The City of Pleasanton is bracing for the fallout from this week’s sale of the Safeway supermarket chain to a private equity company.
Right now, Safeway is Pleasanton's second largest employer. In Pleasanton alone, there are close to 2,600 people working at Safeway grocery stores and the company's headquarters.
Friday, Pleasanton Mayor Jerry Thorne said he was surprised by Thursday’s announcement and is now in the process of setting up meetings with Safeway and New York-based private equity firm Cerberus Capital Management to see what can be done to soften the blow to the local economy.
So what would the merger mean to everyone involved? For the employees, who will be negotiating a new contract later this year, jobs could be on the line.
For shoppers, the sale could mean lower prices, as executives pledge to pass cost savings on to the consumer.
Analysts and customers, however, are not so confident.
“They will probably close some stores,” San Francisco State University College of Business Professor Mitchell Marks said. “They are spending $8 billion on this acquisition, so they are going to have to get some of that back right away.”
“Definitely the prices are going to go up, I’m sure of that,” said John Manley, a shopper from Millbrae.” On most mergers, that’s usually the case.”

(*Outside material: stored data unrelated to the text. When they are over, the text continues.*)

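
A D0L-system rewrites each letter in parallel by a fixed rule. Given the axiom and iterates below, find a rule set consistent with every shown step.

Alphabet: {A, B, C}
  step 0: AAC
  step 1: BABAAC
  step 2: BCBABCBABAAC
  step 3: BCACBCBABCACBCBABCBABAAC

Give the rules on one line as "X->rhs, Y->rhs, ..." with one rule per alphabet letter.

A->BA, B->BC, C->AC

  step 2 ⇒ step 3: BCBABCBABAAC ⇒ BC·AC·BC·BA·BC·AC·BC·BA·BC·BA·BA·AC
    A ↦ BA
    B ↦ BC
    C ↦ AC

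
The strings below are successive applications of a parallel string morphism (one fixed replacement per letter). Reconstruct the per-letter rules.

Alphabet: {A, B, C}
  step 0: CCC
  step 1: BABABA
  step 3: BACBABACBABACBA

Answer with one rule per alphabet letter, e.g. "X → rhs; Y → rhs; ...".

A->C, B->BA, C->BA

  step 0 ⇒ step 1: CCC ⇒ BA·BA·BA
    C ↦ BA
    A ↦ C  (constrained at step 1)
    B ↦ BA  (constrained at step 1)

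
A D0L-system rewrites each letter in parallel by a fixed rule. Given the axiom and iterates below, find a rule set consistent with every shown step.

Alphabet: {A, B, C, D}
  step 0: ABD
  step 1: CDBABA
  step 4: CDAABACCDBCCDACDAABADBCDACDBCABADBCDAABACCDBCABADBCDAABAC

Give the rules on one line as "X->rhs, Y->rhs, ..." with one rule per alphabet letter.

  step 0 ⇒ step 1: ABD ⇒ C·DB·ABA
    A ↦ C
    B ↦ DB
    D ↦ ABA
    C ↦ CDA  (constrained at step 1)

A->C, B->DB, C->CDA, D->ABA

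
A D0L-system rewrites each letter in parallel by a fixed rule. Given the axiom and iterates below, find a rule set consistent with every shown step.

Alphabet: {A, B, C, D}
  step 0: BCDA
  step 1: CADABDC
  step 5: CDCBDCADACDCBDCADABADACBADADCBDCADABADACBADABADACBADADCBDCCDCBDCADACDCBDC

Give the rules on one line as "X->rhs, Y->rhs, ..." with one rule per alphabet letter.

A->DC, B->C, C->ADA, D->B

  step 0 ⇒ step 1: BCDA ⇒ C·ADA·B·DC
    A ↦ DC
    B ↦ C
    C ↦ ADA
    D ↦ B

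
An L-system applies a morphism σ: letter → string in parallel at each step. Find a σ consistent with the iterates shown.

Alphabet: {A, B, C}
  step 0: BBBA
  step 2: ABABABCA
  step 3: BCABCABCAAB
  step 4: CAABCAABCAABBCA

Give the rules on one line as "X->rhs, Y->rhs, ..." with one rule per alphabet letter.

A->B, B->CA, C->A

  step 3 ⇒ step 4: BCABCABCAAB ⇒ CA·A·B·CA·A·B·CA·A·B·B·CA
    A ↦ B
    B ↦ CA
    C ↦ A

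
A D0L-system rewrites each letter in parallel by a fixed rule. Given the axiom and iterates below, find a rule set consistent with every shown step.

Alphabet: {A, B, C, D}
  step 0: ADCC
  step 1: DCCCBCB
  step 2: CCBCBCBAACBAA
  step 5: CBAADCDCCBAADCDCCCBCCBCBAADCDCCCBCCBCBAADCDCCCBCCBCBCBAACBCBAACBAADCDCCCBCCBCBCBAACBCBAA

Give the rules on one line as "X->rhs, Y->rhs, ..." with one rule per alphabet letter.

A->DC, B->AA, C->CB, D->C

  step 1 ⇒ step 2: DCCCBCB ⇒ C·CB·CB·CB·AA·CB·AA
    B ↦ AA
    C ↦ CB
    D ↦ C
  step 0 ⇒ step 1: ADCC ⇒ DC·C·CB·CB
    A ↦ DC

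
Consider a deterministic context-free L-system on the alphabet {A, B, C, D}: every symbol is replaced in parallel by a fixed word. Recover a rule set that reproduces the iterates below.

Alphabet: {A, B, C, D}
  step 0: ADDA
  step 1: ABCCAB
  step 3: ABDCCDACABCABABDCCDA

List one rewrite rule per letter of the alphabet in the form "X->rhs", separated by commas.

  step 0 ⇒ step 1: ADDA ⇒ AB·C·C·AB
    A ↦ AB
    D ↦ C
    B ↦ DC  (constrained at step 1)
    C ↦ DA  (constrained at step 1)

A->AB, B->DC, C->DA, D->C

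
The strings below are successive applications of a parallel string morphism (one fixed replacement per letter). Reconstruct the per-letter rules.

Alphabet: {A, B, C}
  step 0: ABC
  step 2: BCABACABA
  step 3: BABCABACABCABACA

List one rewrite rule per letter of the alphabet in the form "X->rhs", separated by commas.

  step 2 ⇒ step 3: BCABACABA ⇒ BA·B·CA·BA·CA·B·CA·BA·CA
    A ↦ CA
    B ↦ BA
    C ↦ B

A->CA, B->BA, C->B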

The merger is not a done deal. Safeway has a few days to try to find a better offer.
There are also anti-trust proceedings that need to take place.
Safeway has been trying to adapt for some time to increased competition and recently shed some of its smaller, less profitable units, such as its Canadian operations and Dominick's stores in Chicago.
The company has more than 1,300 U.S. locations under banners including Safeway, Vons, Pavilion's, Randall's, Tom Thumb and Carrs.
AB Acquisition LLC, which operates Albertsons, along with Acme, Jewel-Osco, Lucky, Shaw's and other stores, is owned by Cerberus and other investors. It operates more than 1,000 stores. Albertsons is based in Boise, Idaho.